Jefferson was one of eight LSU players invited to the 2012 NFL Scouting Combine. Although he had the lowest grade prior to the Combine, Jefferson was the only quarterback to finish among the top five in each test during the event. Among the quarterbacks, Jefferson finished first in the 20-yard shuttle, tied for first in the bench press, and finished third in the 40-yard dash and the vertical jump.

Jefferson went undrafted in the 2012 NFL draft, but was invited to try out at the Tampa Bay Buccaneers' rookie minicamp. The team signed Jefferson to a contract on May 7, 2012, but was waived four days later so that Tampa Bay could have a replacement for Da'Quan Bowers, a projected starter who suffered a probable season-ending injury.

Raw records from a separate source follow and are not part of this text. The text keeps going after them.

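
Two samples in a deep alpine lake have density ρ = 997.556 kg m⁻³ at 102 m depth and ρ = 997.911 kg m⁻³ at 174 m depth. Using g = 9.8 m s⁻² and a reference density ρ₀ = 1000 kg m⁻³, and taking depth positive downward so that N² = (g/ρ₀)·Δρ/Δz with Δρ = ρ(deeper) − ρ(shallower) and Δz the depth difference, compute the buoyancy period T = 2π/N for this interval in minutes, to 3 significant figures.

Δρ = 997.911 − 997.556 = 0.355 kg m⁻³ over Δz = 174 − 102 = 72 m.
N² = (9.8/1000) × (0.355/72) = 4.8319 × 10⁻⁵ s⁻².
N = √(4.8319 × 10⁻⁵) = 6.9512 × 10⁻³ rad s⁻¹, so T = 2π/N = 903.90 s = 15.065 min ≈ 15.1 min.

15.1 min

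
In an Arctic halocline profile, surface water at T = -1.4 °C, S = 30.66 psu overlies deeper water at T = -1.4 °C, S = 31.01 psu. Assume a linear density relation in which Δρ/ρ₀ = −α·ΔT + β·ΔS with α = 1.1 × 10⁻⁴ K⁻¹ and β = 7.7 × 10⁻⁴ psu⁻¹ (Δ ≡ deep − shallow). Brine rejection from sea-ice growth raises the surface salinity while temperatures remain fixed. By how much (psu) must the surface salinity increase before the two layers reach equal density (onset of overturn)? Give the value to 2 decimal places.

Neutral buoyancy requires −α(T_deep − T_surf) + β(S_deep − S_surf′) = 0.
S_surf′ = S_deep − (α/β)·ΔT = 31.01 − (1.1 × 10⁻⁴/7.7 × 10⁻⁴)·(+0.0) = 31.0100 psu.
Increase required: 31.0100 − 30.66 = 0.3500 psu.

0.35 psu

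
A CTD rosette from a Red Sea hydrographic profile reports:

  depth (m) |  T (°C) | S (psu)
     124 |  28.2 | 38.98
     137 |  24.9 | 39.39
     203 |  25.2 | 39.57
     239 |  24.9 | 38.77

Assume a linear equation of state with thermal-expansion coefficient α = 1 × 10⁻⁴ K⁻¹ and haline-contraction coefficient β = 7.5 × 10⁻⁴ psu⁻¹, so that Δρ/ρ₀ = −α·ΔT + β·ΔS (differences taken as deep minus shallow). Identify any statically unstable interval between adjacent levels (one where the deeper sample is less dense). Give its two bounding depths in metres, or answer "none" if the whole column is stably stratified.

203–239 m

Evaluate Δρ/ρ₀ = −αΔT + βΔS across each adjacent pair:
  124–137 m: −αΔT+βΔS = −(1 × 10⁻⁴)(-3.3)+(7.5 × 10⁻⁴)(+0.41) = 6.4 × 10⁻⁴ → stable
  137–203 m: −αΔT+βΔS = −(1 × 10⁻⁴)(+0.3)+(7.5 × 10⁻⁴)(+0.18) = 1.1 × 10⁻⁴ → stable
  203–239 m: −αΔT+βΔS = −(1 × 10⁻⁴)(-0.3)+(7.5 × 10⁻⁴)(-0.80) = -5.7 × 10⁻⁴ → UNSTABLE
The 203–239 m interval has Δρ < 0: lighter water underlies denser water.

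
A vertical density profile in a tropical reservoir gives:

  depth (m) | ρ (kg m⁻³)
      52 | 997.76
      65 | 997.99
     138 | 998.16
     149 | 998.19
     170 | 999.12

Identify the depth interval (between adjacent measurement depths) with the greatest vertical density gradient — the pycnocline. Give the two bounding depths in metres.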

On August 10, 2012, Jefferson signed with the Montreal Alouettes of the Canadian Football League and was assigned to the practice squad. On October 25, 2012, ESPN reported, citing WAFB in Baton Rouge, LA, that Jefferson was arrested and charged with simple possession of marijuana, along with 3 other former LSU football players, including former Heisman Trophy finalist Tyrann Mathieu. On October 30, 2012, Louisiana State Judge Chip Moore revoked Jefferson's bond in his 2011 simple battery case and ordered him to report to parish prison by 2 p.m. (that day) due to his arrest on a marijuana charge. Jefferson was subsequently released by the Alouettes.

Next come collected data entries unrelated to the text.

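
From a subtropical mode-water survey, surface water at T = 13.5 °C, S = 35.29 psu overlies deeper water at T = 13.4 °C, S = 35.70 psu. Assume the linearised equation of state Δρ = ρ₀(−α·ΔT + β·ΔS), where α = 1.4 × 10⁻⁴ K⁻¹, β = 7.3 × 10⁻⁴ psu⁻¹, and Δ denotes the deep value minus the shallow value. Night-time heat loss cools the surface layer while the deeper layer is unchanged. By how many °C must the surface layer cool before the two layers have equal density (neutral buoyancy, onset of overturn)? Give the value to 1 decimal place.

2.2 °C

Neutral buoyancy requires Δρ = 0, i.e. −α(T_deep − T_surf′) + β(S_deep − S_surf) = 0.
T_surf′ = T_deep − (β/α)·ΔS = 13.4 − (7.3 × 10⁻⁴/1.4 × 10⁻⁴)·(+0.41) = 11.262 °C.
Cooling required: 13.5 − (11.262) = 2.238 °C.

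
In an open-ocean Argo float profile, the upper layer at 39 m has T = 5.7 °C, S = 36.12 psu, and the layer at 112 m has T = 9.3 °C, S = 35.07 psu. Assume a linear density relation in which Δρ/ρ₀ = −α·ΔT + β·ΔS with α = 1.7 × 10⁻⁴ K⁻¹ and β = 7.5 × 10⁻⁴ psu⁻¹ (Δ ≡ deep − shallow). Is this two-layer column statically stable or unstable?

unstable

ΔT = 9.3 − 5.7 = +3.6 K and ΔS = 35.07 − 36.12 = -1.05 psu (deep − shallow).
−αΔT = -6.12 × 10⁻⁴; βΔS = -7.875 × 10⁻⁴; sum Δρ/ρ₀ = -1.3995 × 10⁻³.
Δρ/ρ₀ < 0, so Δρ < 0: deeper water is lighter → statically unstable; the column would overturn.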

Jefferson signed with the Pittsburgh Power of the Arena Football League for the 2013 season. He was named the starter one week before the Power began the season.

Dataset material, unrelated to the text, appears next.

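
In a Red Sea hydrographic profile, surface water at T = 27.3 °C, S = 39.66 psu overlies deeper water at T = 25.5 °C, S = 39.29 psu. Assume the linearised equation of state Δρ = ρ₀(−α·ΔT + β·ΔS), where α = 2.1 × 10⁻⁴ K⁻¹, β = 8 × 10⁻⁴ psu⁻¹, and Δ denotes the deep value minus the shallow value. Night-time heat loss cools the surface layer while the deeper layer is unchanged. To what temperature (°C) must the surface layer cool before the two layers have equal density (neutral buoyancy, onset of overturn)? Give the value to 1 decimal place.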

Jefferson signed with the Omaha Mammoths of the Fall Experimental Football League for the 2014 season, where he was the starting quarterback. The Mammoths finished their first and only season in second place with a record of 3–1, declining to play a championship game.

Pre-draft measurables
| Height | Weight | Arm length | Hand span | Wingspan | 40-yard dash | 10-yard split | 20-yard split | 20-yard shuttle | Three-cone drill | Vertical jump | Broad jump | Bench press |
| 6 ft 4+1⁄8 in (1.93 m) | 223 lb (101 kg) | 33 in (0.84 m) | 10+1⁄4 in (0.26 m) | 6 ft 5+3⁄8 in (1.97 m) | 4.65 s | 1.61 s | 2.66 s | 4.06 s | 6.81 s | 36.5 in (0.93 m) | 9 ft 8 in (2.95 m) | 14 reps |
All values from NFL Combine

==Coaching career==
Jefferson was a graduate assistant wide receivers coach at Colorado State during the 2019 college football season.

==Personal life==
His brothers, Justin and Rickey, both also played college football at LSU. Justin was selected 22nd overall in the first round of the 2020 NFL draft to the Minnesota Vikings.